Hier soir, très tard, les commissaires ont rejeté une réclamation de deux concurrents présentée sur un formulaire non-conforme aux normes européennes de Bruxelles.

Le coureur Poidevin Alain a fait l’objet de 2 minutes de pénalité pour avoir utilisé son bidon en dehors des zones de ravitaillement, bien qu’il ait déclaré : « j’avais soif de mon plein gré ».

Il a souhaité faire appel à la clémence du jury et s’est ravisé en précisant : « ça m’a permis de limiter les dégâts, vous pouvez vous les garder vos 2 minutes ».

Au matin, tout le monde est très concentré sur cette étape qui sera la dernière de l’expédition 2007. Même les coqs sont convenablement réglés sur l’heure du réveil avec les églises du village. Le registre des signatures au départ est tenu par l’équipe féminine. Nous avons le décompte exact du temps sur un grand panneau d’affichage au terrain de rugby, et une barrière officielle à la sortie du camp qui libèrera les concurrents. Nous avons même des spectateurs dans la tribune : Il s’agit d’une classe qui est en cours d’éducation physique. Le prof de gym n'a pas l'air de les intéresser beaucoup, en revanche des regards envieux montrent que notre manège leur donne envie de se joindre à nous.

Pour ma part, en tant que commissaire, je mène une enquête discrète, car, en ouvrant mon coffre de voiture un cubitainer de 5 litres m’est tombé dans les bras. S’il y a tentative de corruption par un coureur, l’auteur doit être démasqué.
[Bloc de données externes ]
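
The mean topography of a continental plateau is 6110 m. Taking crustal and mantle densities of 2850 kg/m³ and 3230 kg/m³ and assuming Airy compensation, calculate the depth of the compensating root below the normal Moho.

45800 m

Equating mass per unit area of the two columns: the weight of the topography is balanced by the buoyancy of the root, ρ_c h = (ρ_m − ρ_c) r.
r = h · ρ_c / (ρ_m − ρ_c) = 6110 m × 2850 / (3230 − 2850) = 45800 m.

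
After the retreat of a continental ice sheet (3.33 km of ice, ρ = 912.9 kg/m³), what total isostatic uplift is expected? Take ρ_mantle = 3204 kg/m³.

0.949 km

Removing the load lets mantle flow back in; uplift u satisfies ρ_ice t = ρ_m u.
u = t ρ_ice/ρ_m = 3.33 km × 912.9/3204 = 0.949 km.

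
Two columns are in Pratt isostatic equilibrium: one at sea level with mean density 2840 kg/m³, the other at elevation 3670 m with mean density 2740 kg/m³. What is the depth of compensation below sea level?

ρ_ref D = ρ (D + h) → D (ρ_ref − ρ) = ρ h.
D = ρ h/(ρ_ref − ρ) = 2740 × 3670 m/(2840 − 2740) = 101000 m.

101000 m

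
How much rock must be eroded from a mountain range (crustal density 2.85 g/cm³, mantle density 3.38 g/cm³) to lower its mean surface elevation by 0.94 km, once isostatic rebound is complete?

5.99 km

Net drop Δ = e − u = e − e ρ_c/ρ_m = e (ρ_m − ρ_c)/ρ_m.
e = Δ ρ_m/(ρ_m − ρ_c) = 0.94 km × 3.38/0.53 = 5.99 km.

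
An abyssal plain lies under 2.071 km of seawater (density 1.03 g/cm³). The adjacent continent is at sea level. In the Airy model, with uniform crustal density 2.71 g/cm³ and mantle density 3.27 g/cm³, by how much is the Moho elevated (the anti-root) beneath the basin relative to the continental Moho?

In Airy isostatic equilibrium: replacing crust with seawater at the top is compensated by replacing crust with mantle at the base: d (ρ_c − ρ_w) = a (ρ_m − ρ_c).
a = d (ρ_c − ρ_w)/(ρ_m − ρ_c) = 2.071 km × 1.68/0.56 = 6.21 km.

6.21 km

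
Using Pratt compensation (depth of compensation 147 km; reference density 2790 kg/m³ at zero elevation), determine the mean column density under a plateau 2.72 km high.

2740 kg/m³

Pratt balance: ρ_ref D = ρ (D + h).
ρ = ρ_ref D/(D + h) = 2790 × 147 km/(147 km + 2.72 km) = 2740 kg/m³.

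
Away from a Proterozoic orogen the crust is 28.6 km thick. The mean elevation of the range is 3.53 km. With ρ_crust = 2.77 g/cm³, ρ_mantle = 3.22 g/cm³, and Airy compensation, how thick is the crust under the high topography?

53.9 km

Root depth r = h ρ_c / (ρ_m − ρ_c) = 3.53 km × 2.77 / 0.45 = 21.73 km.
Total thickness = T + h + r = 28.6 km + 3.53 km + 21.73 km = 53.9 km.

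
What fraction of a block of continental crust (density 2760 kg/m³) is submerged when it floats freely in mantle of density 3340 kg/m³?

Submerged fraction = ρ_obj/ρ_fluid = 2760/3340 = 82.6%.

82.6%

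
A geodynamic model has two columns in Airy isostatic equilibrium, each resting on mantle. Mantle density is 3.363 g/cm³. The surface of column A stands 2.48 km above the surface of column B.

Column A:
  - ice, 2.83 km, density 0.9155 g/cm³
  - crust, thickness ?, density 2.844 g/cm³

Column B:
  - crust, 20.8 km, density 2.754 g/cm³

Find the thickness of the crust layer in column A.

Take the compensation level at the base of the deeper column (depth z_c below the surface of column A) and equate Σ ρ_i t_i down to z_c; mantle fills any gap and the z_c terms cancel.
Column A: 2.83×0.9155 + x×2.844 + (z_c − 2.83 − x)×3.363
Column B: 2.48×0 + 20.8×2.754 + (z_c − 2.48 − 20.8)×3.363
The z_c×3.363 term appears on both sides and cancels. Collect the known terms of each column as K = Σ(ρt)_known − 3.363 × (depth of known layers): K_A = 2.590865 − 3.363×2.83 = −6.926425; K_B = 57.2832 − 3.363×(2.48 + 20.8) = −21.00744.
Balance: K_A − x×(3.363 − 2.844) = K_B, so x = (K_A − K_B)/(3.363 − 2.844) = 14.081/0.519 = 27.1 km.

27.1 km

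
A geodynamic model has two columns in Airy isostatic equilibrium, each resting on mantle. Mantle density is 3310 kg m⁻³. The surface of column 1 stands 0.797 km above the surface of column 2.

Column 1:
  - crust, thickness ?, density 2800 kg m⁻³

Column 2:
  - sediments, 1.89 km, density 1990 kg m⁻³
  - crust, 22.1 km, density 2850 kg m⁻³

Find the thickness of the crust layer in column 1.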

Nous n’accepterons aucun pot de vin !

9h03

Le coureur Champeau Jean-Marie se dit retardé par un coup de téléphone impromptu au moment de la vérification des bicyclettes. Nous pensons qu’il s’agit d’un détournement manifeste de protocole afin de déjouer notre attention. Cela provoque aussi une grande fébrilité chez le leader Poidevin Alain qui pose réclamation. Je cite :

« Interdiction de prononcer ou de parler du mot col à n’importe quelle heure ».

Nous déclarons barrière levée à 9h10 pour libérer les coureurs. Aujourd’hui le podium se joue probablement. La tension est à son comble puisqu’ils s’appellent non plus entre eux « coureurs » mais « concurrents ».

Le registre des signatures de départ doit être vérifié et validé plusieurs fois. Sous sa signature, le coureur Poidevin Alain a rajouté « la montée des cols sous réserve ». Nous acceptons malgré tout cet engagement important pour la beauté du sport, et la gloire du vélo.

Au kilomètre 0,3, le coureur Champeau Jean-Marie appelle sa voiture suiveuse pour récupérer sa serviette de bain fétiche, qui cerne traditionnellement son cou puissant. Sans elle, il menace de stopper sa carrière ! L’inquiétude se lit sur les visages des organisateurs qui déclenchent immédiatement une opération d'assistance.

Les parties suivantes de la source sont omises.